This piece has been updated for 2023 as the Bowl Bar is now closed. However, as a true cultural gem to the City of Miami, the Bowl Bar may be gone, but it’s legend will forever live on at AllWorld.com.
Enjoy this piece of nostalgia….
If you ever make your way through the little Havana area of Miami, or if you are happen to be one of the 4,000 people who attend a Miami Marlins game any time, do yourself a favor and visit the Bowl Bar. The Bowl Bar is vintage Miami, and if you don’t know what I’m talking about, it’s just one of those things you have to experience to really understand. This seedy dive bar has everything you would expect from the disorganized City of Miami: filth, lawlessness, drunk employees, arbitrary drink prices at times, and prostitution. Yes, prostitution. Just a home run’s distance from Marlins Park, where a few people take their innocent children to watch the local baseball team.

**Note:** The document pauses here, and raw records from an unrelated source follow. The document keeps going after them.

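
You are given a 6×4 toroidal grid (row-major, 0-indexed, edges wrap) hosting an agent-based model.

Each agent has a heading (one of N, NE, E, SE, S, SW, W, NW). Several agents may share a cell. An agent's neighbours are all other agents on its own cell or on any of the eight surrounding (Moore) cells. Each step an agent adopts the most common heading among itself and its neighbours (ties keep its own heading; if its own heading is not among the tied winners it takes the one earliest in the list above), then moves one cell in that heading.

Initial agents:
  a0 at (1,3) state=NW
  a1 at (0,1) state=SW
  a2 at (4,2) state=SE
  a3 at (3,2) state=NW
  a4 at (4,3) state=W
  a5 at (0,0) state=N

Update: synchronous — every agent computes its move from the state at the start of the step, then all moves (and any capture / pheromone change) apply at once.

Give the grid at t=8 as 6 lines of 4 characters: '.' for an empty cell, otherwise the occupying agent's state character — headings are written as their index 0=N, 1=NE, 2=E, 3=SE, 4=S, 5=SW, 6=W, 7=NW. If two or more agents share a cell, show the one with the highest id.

t=1: a0@(0,2):NW a1@(1,0):SW a2@(5,3):SE a3@(2,1):NW a4@(4,2):W a5@(5,0):N
t=2: a0@(5,1):NW a1@(2,3):SW a2@(0,0):SE a3@(1,0):NW a4@(4,1):W a5@(4,0):N
t=3: a0@(4,0):NW a1@(3,2):SW a2@(5,3):NW a3@(0,3):NW a4@(4,0):W a5@(3,0):N
t=4: a0@(3,3):NW a1@(4,1):SW a2@(4,2):NW a3@(5,2):NW a4@(3,3):NW a5@(2,0):N
t=5: a0@(2,2):NW a1@(3,0):NW a2@(3,1):NW a3@(4,1):NW a4@(2,2):NW a5@(1,3):NW
t=6: a0@(1,1):NW a1@(2,3):NW a2@(2,0):NW a3@(3,0):NW a4@(1,1):NW a5@(0,2):NW
t=7: a0@(0,0):NW a1@(1,2):NW a2@(1,3):NW a3@(2,3):NW a4@(0,0):NW a5@(5,1):NW
t=8: a0@(5,3):NW a1@(0,1):NW a2@(0,2):NW a3@(1,2):NW a4@(5,3):NW a5@(4,0):NW

.77.
..7.
....
....
7...
...7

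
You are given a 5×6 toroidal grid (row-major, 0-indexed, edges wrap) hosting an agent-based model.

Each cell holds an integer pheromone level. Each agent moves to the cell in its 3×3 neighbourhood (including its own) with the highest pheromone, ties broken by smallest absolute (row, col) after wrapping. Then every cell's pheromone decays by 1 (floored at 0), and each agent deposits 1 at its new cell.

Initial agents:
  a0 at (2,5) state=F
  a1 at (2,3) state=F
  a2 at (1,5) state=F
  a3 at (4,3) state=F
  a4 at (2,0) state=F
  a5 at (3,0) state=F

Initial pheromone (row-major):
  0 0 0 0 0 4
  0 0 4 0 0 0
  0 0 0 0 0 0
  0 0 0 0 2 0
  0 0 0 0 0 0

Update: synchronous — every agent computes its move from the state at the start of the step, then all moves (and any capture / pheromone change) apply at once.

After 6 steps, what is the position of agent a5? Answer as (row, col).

t=1: a0@(3,4) a1@(1,2) a2@(0,5) a3@(3,4) a4@(1,0) a5@(2,0) | pheromone: 0 0 0 0 0 4 / 1 0 4 0 0 0 / 1 0 0 0 0 0 / 0 0 0 0 3 0 / 0 0 0 0 0 0
t=2: a0@(3,4) a1@(1,2) a2@(0,5) a3@(3,4) a4@(0,5) a5@(1,0) | pheromone: 0 0 0 0 0 5 / 1 0 4 0 0 0 / 0 0 0 0 0 0 / 0 0 0 0 4 0 / 0 0 0 0 0 0
t=3: a0@(3,4) a1@(1,2) a2@(0,5) a3@(3,4) a4@(0,5) a5@(0,5) | pheromone: 0 0 0 0 0 7 / 0 0 4 0 0 0 / 0 0 0 0 0 0 / 0 0 0 0 5 0 / 0 0 0 0 0 0
t=4: a0@(3,4) a1@(1,2) a2@(0,5) a3@(3,4) a4@(0,5) a5@(0,5) | pheromone: 0 0 0 0 0 9 / 0 0 4 0 0 0 / 0 0 0 0 0 0 / 0 0 0 0 6 0 / 0 0 0 0 0 0
t=5: a0@(3,4) a1@(1,2) a2@(0,5) a3@(3,4) a4@(0,5) a5@(0,5) | pheromone: 0 0 0 0 0 11 / 0 0 4 0 0 0 / 0 0 0 0 0 0 / 0 0 0 0 7 0 / 0 0 0 0 0 0
t=6: a0@(3,4) a1@(1,2) a2@(0,5) a3@(3,4) a4@(0,5) a5@(0,5) | pheromone: 0 0 0 0 0 13 / 0 0 4 0 0 0 / 0 0 0 0 0 0 / 0 0 0 0 8 0 / 0 0 0 0 0 0

(0, 5)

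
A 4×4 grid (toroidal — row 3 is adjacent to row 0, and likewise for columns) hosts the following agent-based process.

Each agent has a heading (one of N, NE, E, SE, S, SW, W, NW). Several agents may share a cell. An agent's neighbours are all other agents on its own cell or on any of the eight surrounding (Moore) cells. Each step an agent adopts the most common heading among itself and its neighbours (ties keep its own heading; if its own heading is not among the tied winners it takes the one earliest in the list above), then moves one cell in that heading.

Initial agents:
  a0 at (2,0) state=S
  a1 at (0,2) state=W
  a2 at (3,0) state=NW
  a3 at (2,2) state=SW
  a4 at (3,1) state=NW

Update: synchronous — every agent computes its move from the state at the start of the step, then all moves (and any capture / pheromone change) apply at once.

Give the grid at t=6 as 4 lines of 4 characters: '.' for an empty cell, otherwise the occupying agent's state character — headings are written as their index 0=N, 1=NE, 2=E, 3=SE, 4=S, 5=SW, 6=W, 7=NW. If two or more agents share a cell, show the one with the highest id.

5.7.
..77
....
....

t=1: a0@(1,3):NW a1@(0,1):W a2@(2,3):NW a3@(3,1):SW a4@(2,0):NW
t=2: a0@(0,2):NW a1@(0,0):W a2@(1,2):NW a3@(0,0):SW a4@(1,3):NW
t=3: a0@(3,1):NW a1@(0,3):W a2@(0,1):NW a3@(1,3):SW a4@(0,2):NW
t=4: a0@(2,0):NW a1@(0,2):W a2@(3,0):NW a3@(2,2):SW a4@(3,1):NW
t=5: a0@(1,3):NW a1@(0,1):W a2@(2,3):NW a3@(3,1):SW a4@(2,0):NW
t=6: a0@(0,2):NW a1@(0,0):W a2@(1,2):NW a3@(0,0):SW a4@(1,3):NW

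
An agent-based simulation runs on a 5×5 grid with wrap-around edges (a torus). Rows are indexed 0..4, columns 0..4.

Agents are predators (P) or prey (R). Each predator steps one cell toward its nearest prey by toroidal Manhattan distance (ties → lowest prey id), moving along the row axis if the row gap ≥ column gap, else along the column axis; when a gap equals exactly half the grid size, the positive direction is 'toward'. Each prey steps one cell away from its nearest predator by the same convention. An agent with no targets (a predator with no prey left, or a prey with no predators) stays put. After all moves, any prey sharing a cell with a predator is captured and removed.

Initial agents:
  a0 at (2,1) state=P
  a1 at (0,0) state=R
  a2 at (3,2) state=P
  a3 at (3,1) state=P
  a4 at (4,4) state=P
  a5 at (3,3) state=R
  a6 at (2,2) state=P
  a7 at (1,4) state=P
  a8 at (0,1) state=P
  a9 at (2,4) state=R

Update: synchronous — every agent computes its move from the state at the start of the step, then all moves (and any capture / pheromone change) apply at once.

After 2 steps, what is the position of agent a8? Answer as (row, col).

(4, 0)

t=1: a0@(2,0):P a2@(3,3):P a3@(3,2):P a4@(0,4):P a5@(3,4):R a6@(3,2):P a7@(2,4):P a8@(0,0):P a9@(3,4):R
t=2: a0@(3,0):P a2@(3,4):P a3@(3,3):P a4@(4,4):P a6@(3,3):P a7@(3,4):P a8@(4,0):P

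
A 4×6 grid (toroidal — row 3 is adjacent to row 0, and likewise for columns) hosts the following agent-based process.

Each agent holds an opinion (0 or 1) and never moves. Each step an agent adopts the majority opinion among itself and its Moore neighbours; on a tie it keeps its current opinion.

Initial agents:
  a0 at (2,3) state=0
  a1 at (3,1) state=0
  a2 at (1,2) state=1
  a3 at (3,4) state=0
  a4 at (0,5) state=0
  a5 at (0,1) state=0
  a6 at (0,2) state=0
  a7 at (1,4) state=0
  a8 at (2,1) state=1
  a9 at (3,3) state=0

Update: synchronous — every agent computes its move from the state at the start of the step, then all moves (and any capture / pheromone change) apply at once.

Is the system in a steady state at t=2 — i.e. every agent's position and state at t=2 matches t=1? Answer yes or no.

t=1: a0@(2,3):0 a1@(3,1):0 a2@(1,2):0 a3@(3,4):0 a4@(0,5):0 a5@(0,1):0 a6@(0,2):0 a7@(1,4):0 a8@(2,1):1 a9@(3,3):0
t=2: a0@(2,3):0 a1@(3,1):0 a2@(1,2):0 a3@(3,4):0 a4@(0,5):0 a5@(0,1):0 a6@(0,2):0 a7@(1,4):0 a8@(2,1):0 a9@(3,3):0

no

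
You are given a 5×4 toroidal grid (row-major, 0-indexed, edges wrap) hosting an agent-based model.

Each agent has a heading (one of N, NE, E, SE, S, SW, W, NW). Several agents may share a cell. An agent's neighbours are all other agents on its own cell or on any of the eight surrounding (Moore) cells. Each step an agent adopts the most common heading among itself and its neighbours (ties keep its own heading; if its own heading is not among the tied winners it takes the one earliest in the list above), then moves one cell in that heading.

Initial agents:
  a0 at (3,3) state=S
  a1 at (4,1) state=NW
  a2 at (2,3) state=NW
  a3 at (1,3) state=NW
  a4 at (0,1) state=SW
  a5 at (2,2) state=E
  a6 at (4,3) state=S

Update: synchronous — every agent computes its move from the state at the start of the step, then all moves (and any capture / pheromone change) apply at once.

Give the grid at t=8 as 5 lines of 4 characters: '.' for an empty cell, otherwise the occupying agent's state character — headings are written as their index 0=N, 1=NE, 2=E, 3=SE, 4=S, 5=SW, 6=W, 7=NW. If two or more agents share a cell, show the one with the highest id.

....
..44
...4
.5.7
..77

t=1: a0@(4,3):S a1@(3,0):NW a2@(1,2):NW a3@(0,2):NW a4@(1,0):SW a5@(1,1):NW a6@(0,3):S
t=2: a0@(0,3):S a1@(2,3):NW a2@(0,1):NW a3@(4,1):NW a4@(2,3):SW a5@(0,0):NW a6@(1,3):S
t=3: a0@(1,3):S a1@(1,2):NW a2@(4,0):NW a3@(3,0):NW a4@(3,2):SW a5@(4,3):NW a6@(2,3):S
t=4: a0@(2,3):S a1@(2,2):S a2@(3,3):NW a3@(2,3):NW a4@(4,1):SW a5@(3,2):NW a6@(3,3):S
t=5: a0@(3,3):S a1@(3,2):S a2@(2,2):NW a3@(1,2):NW a4@(0,0):SW a5@(2,1):NW a6@(4,3):S
t=6: a0@(4,3):S a1@(4,2):S a2@(1,1):NW a3@(0,1):NW a4@(1,3):SW a5@(1,0):NW a6@(0,3):S
t=7: a0@(0,3):S a1@(0,2):S a2@(0,0):NW a3@(4,0):NW a4@(2,2):SW a5@(0,3):NW a6@(1,3):S
t=8: a0@(1,3):S a1@(1,2):S a2@(4,3):NW a3@(3,3):NW a4@(3,1):SW a5@(4,2):NW a6@(2,3):S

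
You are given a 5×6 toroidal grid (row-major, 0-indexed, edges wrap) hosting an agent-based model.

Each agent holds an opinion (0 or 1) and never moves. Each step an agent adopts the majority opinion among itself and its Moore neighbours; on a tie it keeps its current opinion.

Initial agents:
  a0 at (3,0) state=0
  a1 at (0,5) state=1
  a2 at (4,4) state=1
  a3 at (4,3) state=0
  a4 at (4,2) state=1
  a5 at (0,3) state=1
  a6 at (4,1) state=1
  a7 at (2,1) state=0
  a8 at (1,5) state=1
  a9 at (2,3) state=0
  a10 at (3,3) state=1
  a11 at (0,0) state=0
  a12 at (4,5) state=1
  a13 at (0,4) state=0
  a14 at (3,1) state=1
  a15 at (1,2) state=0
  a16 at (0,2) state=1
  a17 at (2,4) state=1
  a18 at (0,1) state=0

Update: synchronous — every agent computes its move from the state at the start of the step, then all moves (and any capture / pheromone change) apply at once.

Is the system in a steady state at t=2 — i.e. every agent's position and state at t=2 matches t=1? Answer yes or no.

t=1: a0@(3,0):1 a1@(0,5):1 a2@(4,4):1 a3@(4,3):1 a4@(4,2):1 a5@(0,3):1 a6@(4,1):1 a7@(2,1):0 a8@(1,5):1 a9@(2,3):0 a10@(3,3):1 a11@(0,0):1 a12@(4,5):1 a13@(0,4):1 a14@(3,1):1 a15@(1,2):0 a16@(0,2):1 a17@(2,4):1 a18@(0,1):0
t=2: a0@(3,0):1 a1@(0,5):1 a2@(4,4):1 a3@(4,3):1 a4@(4,2):1 a5@(0,3):1 a6@(4,1):1 a7@(2,1):0 a8@(1,5):1 a9@(2,3):0 a10@(3,3):1 a11@(0,0):1 a12@(4,5):1 a13@(0,4):1 a14@(3,1):1 a15@(1,2):0 a16@(0,2):1 a17@(2,4):1 a18@(0,1):1

no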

The Legendary Bowl Bar Review
If you’ve ever been to the slums of San Jose, Costa Rica, or Managua, Nicaragua, and gone to a bar where everything is makeshift and you are expected to urinate in a closet that contains a hole, you’ll be right at home at the Bowl Bar. There is zero English spoken by anyone who remotely works at this establishment, and when you find yourself ordering a beer, you may or may not get exactly what you ordered. But that’s okay. You’ll have plenty fo things to look at and admire at the bar, from old, crusty hookers, to the juke box which has 1,000’s of songs to pick from, all but 10 of them are not in English. Let me remind you that you are not in the United States here, you are in Little Havana, which may as well be the Capital of the America’s, not including North America. The streets that are adjacent to this place are some of the most old school Latino barrios you’ll find in Miami, and they pride themselves on keeping the concrete look and feel you’ll find in Central America.

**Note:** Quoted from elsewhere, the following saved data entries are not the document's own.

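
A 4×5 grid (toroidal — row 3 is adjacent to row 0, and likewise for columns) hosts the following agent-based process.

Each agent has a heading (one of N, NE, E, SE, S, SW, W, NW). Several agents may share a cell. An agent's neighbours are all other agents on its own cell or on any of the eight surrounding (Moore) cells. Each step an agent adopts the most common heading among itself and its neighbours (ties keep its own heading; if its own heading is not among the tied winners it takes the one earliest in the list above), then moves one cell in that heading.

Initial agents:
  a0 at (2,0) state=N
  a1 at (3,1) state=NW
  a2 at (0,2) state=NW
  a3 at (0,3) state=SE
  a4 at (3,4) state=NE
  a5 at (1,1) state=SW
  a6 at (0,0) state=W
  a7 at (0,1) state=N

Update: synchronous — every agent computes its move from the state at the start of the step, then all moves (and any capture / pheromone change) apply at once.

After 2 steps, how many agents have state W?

t=1: a0@(1,0):N a1@(2,0):NW a2@(3,1):NW a3@(1,4):SE a4@(2,0):NE a5@(0,1):N a6@(0,4):W a7@(3,0):NW
t=2: a0@(0,0):N a1@(1,4):NW a2@(2,0):NW a3@(2,0):SE a4@(1,4):NW a5@(3,1):N a6@(0,3):W a7@(2,4):NW

1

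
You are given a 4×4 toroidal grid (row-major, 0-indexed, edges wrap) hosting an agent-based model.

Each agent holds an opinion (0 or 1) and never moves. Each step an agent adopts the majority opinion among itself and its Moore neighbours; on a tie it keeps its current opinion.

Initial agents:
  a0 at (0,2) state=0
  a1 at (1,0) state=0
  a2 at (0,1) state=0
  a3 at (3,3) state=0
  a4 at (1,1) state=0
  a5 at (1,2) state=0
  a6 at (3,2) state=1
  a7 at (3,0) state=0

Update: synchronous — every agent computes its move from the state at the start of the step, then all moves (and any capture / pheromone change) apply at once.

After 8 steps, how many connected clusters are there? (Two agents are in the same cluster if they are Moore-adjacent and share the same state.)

t=1: a0@(0,2):0 a1@(1,0):0 a2@(0,1):0 a3@(3,3):0 a4@(1,1):0 a5@(1,2):0 a6@(3,2):0 a7@(3,0):0
t=2: (unchanged — steady state)

1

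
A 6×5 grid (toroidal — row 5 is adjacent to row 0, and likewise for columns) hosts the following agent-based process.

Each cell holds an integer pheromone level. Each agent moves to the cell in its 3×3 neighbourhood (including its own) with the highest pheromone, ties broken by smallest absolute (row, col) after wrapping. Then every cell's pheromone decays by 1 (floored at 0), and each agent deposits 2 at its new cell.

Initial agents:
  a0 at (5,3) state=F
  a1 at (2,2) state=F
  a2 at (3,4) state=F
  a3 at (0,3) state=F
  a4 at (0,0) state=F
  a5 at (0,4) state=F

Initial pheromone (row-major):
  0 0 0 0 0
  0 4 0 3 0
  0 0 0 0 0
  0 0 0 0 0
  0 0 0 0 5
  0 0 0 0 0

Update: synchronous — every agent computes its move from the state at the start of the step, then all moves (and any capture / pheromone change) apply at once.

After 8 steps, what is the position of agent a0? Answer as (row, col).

(4, 4)

t=1: a0@(4,4) a1@(1,1) a2@(4,4) a3@(1,3) a4@(1,1) a5@(1,3) | pheromone: 0 0 0 0 0 / 0 7 0 6 0 / 0 0 0 0 0 / 0 0 0 0 0 / 0 0 0 0 8 / 0 0 0 0 0
t=2: a0@(4,4) a1@(1,1) a2@(4,4) a3@(1,3) a4@(1,1) a5@(1,3) | pheromone: 0 0 0 0 0 / 0 10 0 9 0 / 0 0 0 0 0 / 0 0 0 0 0 / 0 0 0 0 11 / 0 0 0 0 0
t=3: a0@(4,4) a1@(1,1) a2@(4,4) a3@(1,3) a4@(1,1) a5@(1,3) | pheromone: 0 0 0 0 0 / 0 13 0 12 0 / 0 0 0 0 0 / 0 0 0 0 0 / 0 0 0 0 14 / 0 0 0 0 0
t=4: a0@(4,4) a1@(1,1) a2@(4,4) a3@(1,3) a4@(1,1) a5@(1,3) | pheromone: 0 0 0 0 0 / 0 16 0 15 0 / 0 0 0 0 0 / 0 0 0 0 0 / 0 0 0 0 17 / 0 0 0 0 0
t=5: a0@(4,4) a1@(1,1) a2@(4,4) a3@(1,3) a4@(1,1) a5@(1,3) | pheromone: 0 0 0 0 0 / 0 19 0 18 0 / 0 0 0 0 0 / 0 0 0 0 0 / 0 0 0 0 20 / 0 0 0 0 0
t=6: a0@(4,4) a1@(1,1) a2@(4,4) a3@(1,3) a4@(1,1) a5@(1,3) | pheromone: 0 0 0 0 0 / 0 22 0 21 0 / 0 0 0 0 0 / 0 0 0 0 0 / 0 0 0 0 23 / 0 0 0 0 0
t=7: a0@(4,4) a1@(1,1) a2@(4,4) a3@(1,3) a4@(1,1) a5@(1,3) | pheromone: 0 0 0 0 0 / 0 25 0 24 0 / 0 0 0 0 0 / 0 0 0 0 0 / 0 0 0 0 26 / 0 0 0 0 0
t=8: a0@(4,4) a1@(1,1) a2@(4,4) a3@(1,3) a4@(1,1) a5@(1,3) | pheromone: 0 0 0 0 0 / 0 28 0 27 0 / 0 0 0 0 0 / 0 0 0 0 0 / 0 0 0 0 29 / 0 0 0 0 0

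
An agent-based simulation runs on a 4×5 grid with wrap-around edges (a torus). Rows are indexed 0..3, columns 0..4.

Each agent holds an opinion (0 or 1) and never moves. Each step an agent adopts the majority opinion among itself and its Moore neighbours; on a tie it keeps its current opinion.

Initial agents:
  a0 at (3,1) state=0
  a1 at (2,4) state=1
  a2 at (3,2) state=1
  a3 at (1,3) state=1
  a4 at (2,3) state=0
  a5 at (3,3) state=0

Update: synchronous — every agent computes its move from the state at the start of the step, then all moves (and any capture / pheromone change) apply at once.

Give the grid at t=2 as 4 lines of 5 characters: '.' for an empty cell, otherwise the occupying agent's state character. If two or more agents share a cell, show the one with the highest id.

t=1: a0@(3,1):0 a1@(2,4):1 a2@(3,2):0 a3@(1,3):1 a4@(2,3):1 a5@(3,3):0
t=2: (unchanged — steady state)

.....
...1.
...11
.000.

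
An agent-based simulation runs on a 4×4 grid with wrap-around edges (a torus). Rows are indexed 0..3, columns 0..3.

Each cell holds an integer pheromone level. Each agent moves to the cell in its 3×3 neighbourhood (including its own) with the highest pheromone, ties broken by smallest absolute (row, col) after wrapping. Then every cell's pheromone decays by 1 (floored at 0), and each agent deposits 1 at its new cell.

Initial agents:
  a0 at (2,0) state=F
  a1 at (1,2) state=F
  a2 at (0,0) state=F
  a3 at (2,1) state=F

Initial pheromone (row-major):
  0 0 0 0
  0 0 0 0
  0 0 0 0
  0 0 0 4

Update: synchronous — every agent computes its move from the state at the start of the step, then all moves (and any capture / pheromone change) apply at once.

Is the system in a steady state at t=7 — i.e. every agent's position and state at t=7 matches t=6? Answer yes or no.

t=1: a0@(3,3) a1@(0,1) a2@(3,3) a3@(1,0) | pheromone: 0 1 0 0 / 1 0 0 0 / 0 0 0 0 / 0 0 0 5
t=2: a0@(3,3) a1@(0,1) a2@(3,3) a3@(0,1) | pheromone: 0 2 0 0 / 0 0 0 0 / 0 0 0 0 / 0 0 0 6
t=3: a0@(3,3) a1@(0,1) a2@(3,3) a3@(0,1) | pheromone: 0 3 0 0 / 0 0 0 0 / 0 0 0 0 / 0 0 0 7
t=4: a0@(3,3) a1@(0,1) a2@(3,3) a3@(0,1) | pheromone: 0 4 0 0 / 0 0 0 0 / 0 0 0 0 / 0 0 0 8
t=5: a0@(3,3) a1@(0,1) a2@(3,3) a3@(0,1) | pheromone: 0 5 0 0 / 0 0 0 0 / 0 0 0 0 / 0 0 0 9
t=6: a0@(3,3) a1@(0,1) a2@(3,3) a3@(0,1) | pheromone: 0 6 0 0 / 0 0 0 0 / 0 0 0 0 / 0 0 0 10
t=7: a0@(3,3) a1@(0,1) a2@(3,3) a3@(0,1) | pheromone: 0 7 0 0 / 0 0 0 0 / 0 0 0 0 / 0 0 0 11

yes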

The women who frequent this place are more or less in on the take. They want you to buy them drinks. Yours are $3, and theirs can be bought for $15. Heck of a deal, right? Well, if that sounds like a lot of money to pay for a beer, just know that these same women will grope you the whole time. Yep, it’s true. Seen it happen to unsuspecting friends of mine who thought it was fun to buy the slutty looking women drinks. You won’t be able to shake them and they won’t leave you alone until you get a restraining order, so be very careful what you wish for and how you act.
One of the people who gave a Bowl Bar review on Yelp said that this place looks like a “Strip Club without the polls,” and cited the mirrors that cover this place. It’s been a couple years since I’ve been to Bowl Bar, but yep, I will never forget the mirrors. It’s like they opted for those instead of wallpaper to cover the walls. Classic.

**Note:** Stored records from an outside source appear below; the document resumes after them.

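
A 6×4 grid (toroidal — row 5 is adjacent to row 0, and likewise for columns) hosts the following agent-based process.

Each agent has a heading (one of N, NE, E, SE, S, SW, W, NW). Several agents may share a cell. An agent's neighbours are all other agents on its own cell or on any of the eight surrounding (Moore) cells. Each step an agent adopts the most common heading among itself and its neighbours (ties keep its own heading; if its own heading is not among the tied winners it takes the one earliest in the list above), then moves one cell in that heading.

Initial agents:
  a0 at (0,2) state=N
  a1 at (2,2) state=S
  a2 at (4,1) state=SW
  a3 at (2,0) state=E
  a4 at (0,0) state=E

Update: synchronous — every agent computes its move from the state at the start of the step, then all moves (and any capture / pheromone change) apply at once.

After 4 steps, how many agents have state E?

3

t=1: a0@(5,2):N a1@(3,2):S a2@(5,0):SW a3@(2,1):E a4@(0,1):E
t=2: a0@(4,2):N a1@(4,2):S a2@(0,3):SW a3@(2,2):E a4@(0,2):E
t=3: a0@(3,2):N a1@(5,2):S a2@(1,2):SW a3@(2,3):E a4@(0,3):E
t=4: a0@(2,2):N a1@(0,2):S a2@(1,3):E a3@(2,0):E a4@(0,0):E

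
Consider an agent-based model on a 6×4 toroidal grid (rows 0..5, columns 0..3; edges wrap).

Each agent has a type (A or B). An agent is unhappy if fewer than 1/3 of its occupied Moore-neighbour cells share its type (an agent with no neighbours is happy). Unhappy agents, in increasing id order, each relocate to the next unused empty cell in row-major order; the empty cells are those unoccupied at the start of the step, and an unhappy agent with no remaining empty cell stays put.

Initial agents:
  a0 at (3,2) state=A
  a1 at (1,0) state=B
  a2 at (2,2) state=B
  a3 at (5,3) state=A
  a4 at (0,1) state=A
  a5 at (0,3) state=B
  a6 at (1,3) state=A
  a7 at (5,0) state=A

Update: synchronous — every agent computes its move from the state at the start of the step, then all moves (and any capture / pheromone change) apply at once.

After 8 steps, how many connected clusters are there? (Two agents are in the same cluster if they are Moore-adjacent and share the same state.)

t=1: a0@(0,0):A a1@(1,0):B a2@(0,2):B a3@(5,3):A a4@(0,1):A a5@(1,1):B a6@(1,2):A a7@(5,0):A
t=2: a0@(0,0):A a1@(1,0):B a2@(0,3):B a3@(5,3):A a4@(0,1):A a5@(1,1):B a6@(1,2):A a7@(5,0):A
t=3: a0@(0,0):A a1@(1,0):B a2@(0,2):B a3@(5,3):A a4@(0,1):A a5@(1,3):B a6@(1,2):A a7@(5,0):A
t=4: a0@(0,0):A a1@(1,0):B a2@(0,3):B a3@(5,3):A a4@(0,1):A a5@(1,3):B a6@(1,2):A a7@(5,0):A
t=5: (unchanged — steady state)

2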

After some thought, I have to give a huge shout out to this guy Drew H. from Yelp, because his review just sums up this place so well. And yes, the old school Dan LeBatard segment they did on the place was one of the best pieces of media I’ve ever listened to. As a long-time listener to Dan and Stugotz, it’s honestly one of the best all-time shows I remember from their local days in Miami.
Drew also shared this amazing pic of the bathroom! Drew, if you ever read this, drop us a comment. Well done bud. I will gladly buy you beer if you ever want to link up at the bar before or after a Marlins game. It’s also only appropriate to make the same offer to Brian P. Brian’s review was so good that it has to be posted, and it was also chopped up into three screen grabs because he took the time to compose one of the best stories ever about this place. Brian, slow clap to you.
I’ll say this, if you are with a family or children, avoid this place at all costs. However, if you are with a group of people who appreciate either the ghettoness of Latin America, or just the primitive parts of Miami, you MUST stop at this place and appreciate what they have going on.